Pongo por caso simple y llano a un obrero desconocido y a una pareja incógnita entre quienes yo me encontraba en medio de una fila de pago en Bodega Aurrerá de Ixtlán. La tienda estaba atestada, los carros chocaban y nosotros también entre los estrechos pasillos de aquel supermercado. La mayoría cargaba “carritos” repletos de comestibles. La pareja, que iba antes que yo, puso sobre el mostrador viandas para una juerga que con certeza duró hasta las primeras horas de esta madrugada. Botellas de vodka pitaban en la máquina registradora mientras que “Los Cerillitos” no se daban abasto. Luego yo, con lo indispensable para atender la cotidianidad de la casa…

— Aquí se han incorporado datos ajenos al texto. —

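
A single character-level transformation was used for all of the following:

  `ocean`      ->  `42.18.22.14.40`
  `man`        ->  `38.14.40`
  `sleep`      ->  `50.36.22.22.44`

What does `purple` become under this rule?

44.54.48.44.36.22

o(#15)→42 and c(#3)→18: differences scale by 2, so n = 2·pos + 12. The formula is n = 2×(alphabet index, a=1) + 12.
Applying it to purple: p=16→44, u=21→54, r=18→48, p=16→44, l=12→36, e=5→22.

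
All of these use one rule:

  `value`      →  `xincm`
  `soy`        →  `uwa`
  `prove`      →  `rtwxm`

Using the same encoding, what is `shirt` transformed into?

ujqtv

The shift depends on letter class: consonant v→x is +2, but vowel a→i is +8. Vowels shift forward by 8 and consonants shift forward by 2.
On shirt: s(cons)+2=u, h(cons)+2=j, i(vowel)+8=q, r(cons)+2=t, t(cons)+2=v.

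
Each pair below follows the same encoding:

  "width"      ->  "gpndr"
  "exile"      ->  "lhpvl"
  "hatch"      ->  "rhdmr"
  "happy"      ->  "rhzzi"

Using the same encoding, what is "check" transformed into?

The rule splits by letter class: vowels +7, consonants +10.
For check: c(cons)+10=m, h(cons)+10=r, e(vowel)+7=l, c(cons)+10=m, k(cons)+10=u.

mrlmu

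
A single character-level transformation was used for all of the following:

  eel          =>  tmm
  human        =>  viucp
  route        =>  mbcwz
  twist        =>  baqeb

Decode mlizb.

trade

The output letters match the input read backwards, each shifted +8: eel reversed is lee. Read the word backwards and shift each letter +8.
Undoing it on mlizb: shift back: m−8=e, l−8=d, i−8=a, z−8=r, b−8=t → edart; then reverse → trade.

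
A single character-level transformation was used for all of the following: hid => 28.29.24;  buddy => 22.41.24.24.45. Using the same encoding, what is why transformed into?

h is letter #8 and maps to 28: an offset of 20. Each letter is replaced by its alphabet position (a=1..z=26) + 20.
On why: w=23→43, h=8→28, y=25→45.

43.28.45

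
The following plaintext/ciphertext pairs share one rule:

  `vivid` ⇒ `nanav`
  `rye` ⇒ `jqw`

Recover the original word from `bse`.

jam

Compare letters: v→n is +18, i→a is +18, v→n is +18 — a constant shift. This is a Caesar cipher with shift 18.
Decoding bse: b−18=j, s−18=a, e−18=m.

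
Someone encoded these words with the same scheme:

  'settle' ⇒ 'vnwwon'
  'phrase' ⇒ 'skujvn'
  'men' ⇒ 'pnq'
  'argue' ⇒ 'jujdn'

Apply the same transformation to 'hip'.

krs

The shift depends on letter class: consonant s→v is +3, but vowel e→n is +9. Vowels shift forward by 9 and consonants shift forward by 3.
For hip: h(cons)+3=k, i(vowel)+9=r, p(cons)+3=s.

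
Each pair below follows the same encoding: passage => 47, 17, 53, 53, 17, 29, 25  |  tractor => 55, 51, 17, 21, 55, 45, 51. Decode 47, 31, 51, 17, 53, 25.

p(#16)→47 and a(#1)→17: differences scale by 2, so n = 2·pos + 15. With a=1..z=26, the number is 2·pos + 15.
Undoing it on 47, 31, 51, 17, 53, 25: 47→(47−15)÷2=16=p, 31→(31−15)÷2=8=h, 51→(51−15)÷2=18=r, 17→(17−15)÷2=1=a, 53→(53−15)÷2=19=s, 25→(25−15)÷2=5=e.

phrase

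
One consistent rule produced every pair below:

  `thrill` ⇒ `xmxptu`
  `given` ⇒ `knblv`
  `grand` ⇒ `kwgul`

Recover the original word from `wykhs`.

Each letter shifts forward by (position + 4), i.e. 4, 5, 6, … — the shift grows by one for each successive letter.
Reversing it on wykhs: w−4=s, y−5=t, k−6=e, h−7=a, s−8=k.

steak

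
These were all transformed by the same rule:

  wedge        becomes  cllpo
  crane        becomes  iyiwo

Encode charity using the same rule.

ioiasek

Letter i (0-indexed) is shifted by i+6, so successive shifts are 6, 7, 8, ….
On charity: c+6=i, h+7=o, a+8=i, r+9=a, i+10=s, t+11=e, y+12=k.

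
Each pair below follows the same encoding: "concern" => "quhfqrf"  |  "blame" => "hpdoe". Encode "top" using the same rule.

srw

Two steps: reverse the string, then apply a Caesar shift of +3.
On top: reverse → pot; then shift: p+3=s, o+3=r, t+3=w.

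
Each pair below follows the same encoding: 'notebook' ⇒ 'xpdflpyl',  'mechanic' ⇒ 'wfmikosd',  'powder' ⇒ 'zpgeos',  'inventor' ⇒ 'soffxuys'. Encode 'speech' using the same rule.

cqofmi

Shifts by position in notebook: pos 0: n→x (+10), pos 1: o→p (+1), pos 2: t→d (+10), pos 3: e→f (+1) — repeating every 2. A repeating key of period 2 is used — shifts +10, +1 over and over.
On speech: s+10=c, p+1=q, e+10=o, e+1=f, c+10=m, h+1=i.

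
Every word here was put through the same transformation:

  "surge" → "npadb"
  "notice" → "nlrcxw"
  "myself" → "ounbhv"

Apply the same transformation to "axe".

ngj

The output letters match the input read backwards, each shifted +9: surge reversed is egrus. Read the word backwards and shift each letter +9.
For axe: reverse → exa; then shift: e+9=n, x+9=g, a+9=j.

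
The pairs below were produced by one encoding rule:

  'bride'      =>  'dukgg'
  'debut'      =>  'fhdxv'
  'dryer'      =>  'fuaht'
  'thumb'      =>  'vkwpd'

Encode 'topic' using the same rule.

vrrle

The shifts repeat in a cycle of length 2: positions 0,1,… shift by +2, +3, then the pattern repeats.
Applying it to topic: t+2=v, o+3=r, p+2=r, i+3=l, c+2=e.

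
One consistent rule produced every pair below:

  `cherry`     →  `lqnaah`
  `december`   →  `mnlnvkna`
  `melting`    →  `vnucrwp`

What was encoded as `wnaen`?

nerve

Each letter is shifted forward by 9 in the alphabet (a Caesar shift of +9).
Decoding wnaen: w−9=n, n−9=e, a−9=r, e−9=v, n−9=e.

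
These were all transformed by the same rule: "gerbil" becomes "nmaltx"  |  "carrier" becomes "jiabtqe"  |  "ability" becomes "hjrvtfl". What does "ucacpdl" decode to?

nursery

In gerbil: g→n is +7, e→m is +8, r→a is +9, b→l is +10 — the shift increases by 1 each position. Each letter shifts forward by (position + 7), i.e. 7, 8, 9, … — the shift grows by one for each successive letter.
Decoding ucacpdl: u−7=n, c−8=u, a−9=r, c−10=s, p−11=e, d−12=r, l−13=y.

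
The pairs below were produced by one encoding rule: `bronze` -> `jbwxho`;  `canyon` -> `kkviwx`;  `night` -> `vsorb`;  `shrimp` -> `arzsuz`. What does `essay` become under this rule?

Shifts by position in bronze: pos 0: b→j (+8), pos 1: r→b (+10), pos 2: o→w (+8), pos 3: n→x (+10) — repeating every 2. A repeating key of period 2 is used — shifts +8, +10 over and over.
Applying it to essay: e+8=m, s+10=c, s+8=a, a+10=k, y+8=g.

mcakg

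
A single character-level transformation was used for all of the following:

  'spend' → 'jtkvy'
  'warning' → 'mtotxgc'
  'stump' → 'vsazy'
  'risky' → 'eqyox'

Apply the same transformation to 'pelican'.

tgiorkv

The word is reversed, then every letter is shifted forward by 6.
For pelican: reverse → nacilep; then shift: n+6=t, a+6=g, c+6=i, i+6=o, l+6=r, e+6=k, p+6=v.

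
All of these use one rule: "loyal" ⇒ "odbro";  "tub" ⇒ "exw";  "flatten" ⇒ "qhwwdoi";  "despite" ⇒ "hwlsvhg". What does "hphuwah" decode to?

Two steps: reverse the string, then apply a Caesar shift of +3.
Reversing it on hphuwah: shift back: h−3=e, p−3=m, h−3=e, u−3=r, w−3=t, a−3=x, h−3=e → emertxe; then reverse → extreme.

extreme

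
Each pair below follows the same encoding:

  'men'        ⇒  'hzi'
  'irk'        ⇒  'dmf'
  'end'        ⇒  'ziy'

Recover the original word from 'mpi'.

run

Compare letters: m→h is +21, e→z is +21, n→i is +21 — a constant shift. It's a constant shift of +21 (ROT21).
Reversing it on mpi: m−21=r, p−21=u, i−21=n.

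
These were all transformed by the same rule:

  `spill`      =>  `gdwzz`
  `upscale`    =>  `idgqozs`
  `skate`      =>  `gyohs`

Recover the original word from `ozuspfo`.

algebra

Compare letters: s→g is +14, p→d is +14, i→w is +14 — a constant shift. This is a Caesar cipher with shift 14.
Reversing it on ozuspfo: o−14=a, z−14=l, u−14=g, s−14=e, p−14=b, f−14=r, o−14=a.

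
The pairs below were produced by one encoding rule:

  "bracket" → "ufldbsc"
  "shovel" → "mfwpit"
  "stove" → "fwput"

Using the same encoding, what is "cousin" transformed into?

The output letters match the input read backwards, each shifted +1: bracket reversed is tekcarb. Read the word backwards and shift each letter +1.
On cousin: reverse → nisuoc; then shift: n+1=o, i+1=j, s+1=t, u+1=v, o+1=p, c+1=d.

ojtvpd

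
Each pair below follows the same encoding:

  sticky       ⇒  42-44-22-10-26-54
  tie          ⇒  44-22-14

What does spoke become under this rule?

42-36-34-26-14

s(#19)→42 and t(#20)→44: differences scale by 2, so n = 2·pos + 4. The formula is n = 2×(alphabet index, a=1) + 4.
For spoke: s=19→42, p=16→36, o=15→34, k=11→26, e=5→14.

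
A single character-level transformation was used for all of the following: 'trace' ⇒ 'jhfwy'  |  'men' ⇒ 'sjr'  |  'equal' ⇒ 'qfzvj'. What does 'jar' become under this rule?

wfo

The output letters match the input read backwards, each shifted +5: trace reversed is ecart. Two steps: reverse the string, then apply a Caesar shift of +5.
Applying it to jar: reverse → raj; then shift: r+5=w, a+5=f, j+5=o.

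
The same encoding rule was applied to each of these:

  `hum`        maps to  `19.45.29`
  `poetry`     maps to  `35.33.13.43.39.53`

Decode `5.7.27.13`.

able

h(#8)→19 and u(#21)→45: differences scale by 2, so n = 2·pos + 3. With a=1..z=26, the number is 2·pos + 3.
Undoing it on 5.7.27.13: 5→(5−3)÷2=1=a, 7→(7−3)÷2=2=b, 27→(27−3)÷2=12=l, 13→(13−3)÷2=5=e.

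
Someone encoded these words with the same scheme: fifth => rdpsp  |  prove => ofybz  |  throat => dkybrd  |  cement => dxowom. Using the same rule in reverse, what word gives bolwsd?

timber

The output letters match the input read backwards, each shifted +10: fifth reversed is htfif. The word is reversed, then every letter is shifted forward by 10.
Decoding bolwsd: shift back: b−10=r, o−10=e, l−10=b, w−10=m, s−10=i, d−10=t → rebmit; then reverse → timber.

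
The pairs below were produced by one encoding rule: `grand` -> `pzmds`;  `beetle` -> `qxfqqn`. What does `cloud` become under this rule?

pgaxo

The output letters match the input read backwards, each shifted +12: grand reversed is dnarg. Two steps: reverse the string, then apply a Caesar shift of +12.
On cloud: reverse → duolc; then shift: d+12=p, u+12=g, o+12=a, l+12=x, c+12=o.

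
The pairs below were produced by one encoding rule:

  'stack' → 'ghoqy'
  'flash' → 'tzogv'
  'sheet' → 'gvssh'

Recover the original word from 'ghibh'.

stunt

Compare letters: s→g is +14, t→h is +14, a→o is +14 — a constant shift. Every letter moves 14 places later in the alphabet, wrapping around z→a.
Reversing it on ghibh: g−14=s, h−14=t, i−14=u, b−14=n, h−14=t.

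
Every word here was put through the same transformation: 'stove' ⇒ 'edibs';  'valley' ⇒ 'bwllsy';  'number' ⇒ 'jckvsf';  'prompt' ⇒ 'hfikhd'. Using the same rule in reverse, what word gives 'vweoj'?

Each letter's alphabet position (a=0..z=25) is mapped through 25·x+22 mod 26 — an affine cipher.
Decoding vweoj: v(21)→25·(21−22)≡1=b; w(22)→25·(22−22)≡0=a; e(4)→25·(4−22)≡18=s; o(14)→25·(14−22)≡8=i; j(9)→25·(9−22)≡13=n (all mod 26).

basin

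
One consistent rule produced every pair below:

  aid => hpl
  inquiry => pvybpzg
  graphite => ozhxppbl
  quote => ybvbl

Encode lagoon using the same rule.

The shift depends on letter class: consonant d→l is +8, but vowel a→h is +7. The rule splits by letter class: vowels +7, consonants +8.
Applying it to lagoon: l(cons)+8=t, a(vowel)+7=h, g(cons)+8=o, o(vowel)+7=v, o(vowel)+7=v, n(cons)+8=v.

thovvv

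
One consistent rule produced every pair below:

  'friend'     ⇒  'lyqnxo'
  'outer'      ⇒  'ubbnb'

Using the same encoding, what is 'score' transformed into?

yjwao

In friend: f→l is +6, r→y is +7, i→q is +8, e→n is +9 — the shift increases by 1 each position. Letter i (0-indexed) is shifted by i+6, so successive shifts are 6, 7, 8, ….
Applying it to score: s+6=y, c+7=j, o+8=w, r+9=a, e+10=o.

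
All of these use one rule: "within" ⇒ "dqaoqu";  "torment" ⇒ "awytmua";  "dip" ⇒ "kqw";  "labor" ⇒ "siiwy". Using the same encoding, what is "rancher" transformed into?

The shift depends on letter class: consonant w→d is +7, but vowel i→q is +8. Vowels shift forward by 8 and consonants shift forward by 7.
Applying it to rancher: r(cons)+7=y, a(vowel)+8=i, n(cons)+7=u, c(cons)+7=j, h(cons)+7=o, e(vowel)+8=m, r(cons)+7=y.

yiujomy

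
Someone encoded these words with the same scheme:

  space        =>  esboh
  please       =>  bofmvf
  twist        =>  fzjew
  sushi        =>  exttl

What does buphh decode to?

Shifts by position in space: pos 0: s→e (+12), pos 1: p→s (+3), pos 2: a→b (+1), pos 3: c→o (+12), pos 4: e→h (+3) — repeating every 3. It's a Vigenère-style cipher with numeric key [12,3,1]: position i shifts by key[i mod 3].
Reversing it on buphh: b−12=p, u−3=r, p−1=o, h−12=v, h−3=e.

prove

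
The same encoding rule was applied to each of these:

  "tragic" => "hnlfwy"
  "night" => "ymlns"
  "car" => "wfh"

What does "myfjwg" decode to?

Two steps: reverse the string, then apply a Caesar shift of +5.
Undoing it on myfjwg: shift back: m−5=h, y−5=t, f−5=a, j−5=e, w−5=r, g−5=b → htaerb; then reverse → breath.

breath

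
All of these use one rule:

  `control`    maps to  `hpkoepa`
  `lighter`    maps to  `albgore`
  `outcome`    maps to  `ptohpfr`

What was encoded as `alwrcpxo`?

lifeboat

c(2)→h(7) and o(14)→p(15) fit y≡5x+23 (mod 26); the inverse of 5 mod 26 is 21. This is an affine cipher: with a=0,…,z=25, each position x becomes (5x+23) mod 26.
Decoding alwrcpxo: a(0)→21·(0−23)≡11=l; l(11)→21·(11−23)≡8=i; w(22)→21·(22−23)≡5=f; r(17)→21·(17−23)≡4=e; c(2)→21·(2−23)≡1=b; p(15)→21·(15−23)≡14=o; x(23)→21·(23−23)≡0=a; o(14)→21·(14−23)≡19=t (all mod 26).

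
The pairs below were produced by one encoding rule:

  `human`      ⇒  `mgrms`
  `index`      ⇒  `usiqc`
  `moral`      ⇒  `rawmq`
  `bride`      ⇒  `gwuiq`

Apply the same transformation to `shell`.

xmqqq

The shift depends on letter class: consonant h→m is +5, but vowel u→g is +12. The rule splits by letter class: vowels +12, consonants +5.
Applying it to shell: s(cons)+5=x, h(cons)+5=m, e(vowel)+12=q, l(cons)+5=q, l(cons)+5=q.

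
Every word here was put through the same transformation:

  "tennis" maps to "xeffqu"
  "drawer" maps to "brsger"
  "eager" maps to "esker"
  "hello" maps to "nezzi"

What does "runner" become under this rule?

raffer

t(19)→x(23) and e(4)→e(4) fit y≡3x+18 (mod 26); the inverse of 3 mod 26 is 9. This is an affine cipher: with a=0,…,z=25, each position x becomes (3x+18) mod 26.
On runner: r(17)→3·17+18≡17=r; u(20)→3·20+18≡0=a; n(13)→3·13+18≡5=f; n(13)→3·13+18≡5=f; e(4)→3·4+18≡4=e; r(17)→3·17+18≡17=r (all mod 26).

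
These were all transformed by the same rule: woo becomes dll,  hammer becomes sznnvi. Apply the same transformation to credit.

xivwrg

Each pair mirrors across the alphabet (w↔d, o↔l, o↔l): positions sum to 25. Letters are reflected about the middle of the alphabet (position → 25−position): Atbash.
For credit: c↔x, r↔i, e↔v, d↔w, i↔r, t↔g.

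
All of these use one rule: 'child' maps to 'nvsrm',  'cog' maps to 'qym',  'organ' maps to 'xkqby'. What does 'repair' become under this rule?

bskzob

The output letters match the input read backwards, each shifted +10: child reversed is dlihc. Two steps: reverse the string, then apply a Caesar shift of +10.
For repair: reverse → riaper; then shift: r+10=b, i+10=s, a+10=k, p+10=z, e+10=o, r+10=b.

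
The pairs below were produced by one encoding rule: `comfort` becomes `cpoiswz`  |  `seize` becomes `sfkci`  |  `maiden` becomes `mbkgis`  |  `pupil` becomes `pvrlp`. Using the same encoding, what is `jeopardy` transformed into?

In comfort: c→c is +0, o→p is +1, m→o is +2, f→i is +3 — the shift increases by 1 each position. Each letter shifts forward by its position index (0, 1, 2, …) — the shift grows by one for each successive letter.
For jeopardy: j+0=j, e+1=f, o+2=q, p+3=s, a+4=e, r+5=w, d+6=j, y+7=f.

jfqsewjf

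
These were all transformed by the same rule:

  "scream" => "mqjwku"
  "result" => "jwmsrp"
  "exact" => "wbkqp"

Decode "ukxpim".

mantis

Treating letters as 0–25, the rule is x ↦ 3x + 10 (mod 26).
Undoing it on ukxpim: u(20)→9·(20−10)≡12=m; k(10)→9·(10−10)≡0=a; x(23)→9·(23−10)≡13=n; p(15)→9·(15−10)≡19=t; i(8)→9·(8−10)≡8=i; m(12)→9·(12−10)≡18=s (all mod 26).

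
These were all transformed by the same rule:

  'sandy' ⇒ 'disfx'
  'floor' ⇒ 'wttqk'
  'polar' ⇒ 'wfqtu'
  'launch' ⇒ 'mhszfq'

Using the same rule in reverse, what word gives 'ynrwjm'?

hermit

The output letters match the input read backwards, each shifted +5: sandy reversed is ydnas. Read the word backwards and shift each letter +5.
Decoding ynrwjm: shift back: y−5=t, n−5=i, r−5=m, w−5=r, j−5=e, m−5=h → timreh; then reverse → hermit.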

Aquel señor debía tener una esposa y dos hijos. Su fatiga se delataba no solo por su rostro, sino por su indumentaria. Pensé que acababa de dejar la pala y la cuchara para llevarle tres chocolates Ferrero Rocher a su familia. Eran tres, no había duda de que eran los paquetes más asequibles de estas afamadas golosinas, que vienen con tres dulces en cada bolsa.
Pero sobre todo, ayer nadie pudo obnubilar mi convicción de que las festividades decembrinas lejos de alegrar los corazones son cada vez más desilusorias. Con motivo de mi trabajo, acompañé a dos jóvenes mandatarios del empresario Mauricio Cortés, dueño del salón de fiestas San Ángel, para tomar nota de 50 pollos que se les regalaron a las familias más humildes de Ahuacatlán.
Mientras que algunos cerraban calles, tronaban cohetes, aderezaban carnes y sacaban las bocinas más potentes de su casa con todo y muebles, otros simplemente ya estaban acostados, solos, quemándose por el frío. En el Llano una señora que habita una finca sin protección en ventanas y puertas, salió con varios pequeños que no traían abrigo. En la Demetrio Vallejo un viejo señor salió descalzo de una casa de cartón que le fue encomendada por sus dueños. Y en la cárcel una decena de presos no dejaban de desearnos lo mejor en esta Navidad. Bendiciones nos llovieron, aunque como ya dije, yo sólo estaba allí de testigo.
Soy pues testigo de que se es más feliz en dar que en recibir (Hechos 20:35). Pero no de ahora, de una fecha que sirvió a la Iglesia Católica en el tercer siglo para convertir a los paganos que celebraban el 25 de diciembre el Sol Invictus (New Catholic Encyclopedia (ed. de 1967), Vol. III. p. 656); sino de siempre, como lo dicen las Escrituras.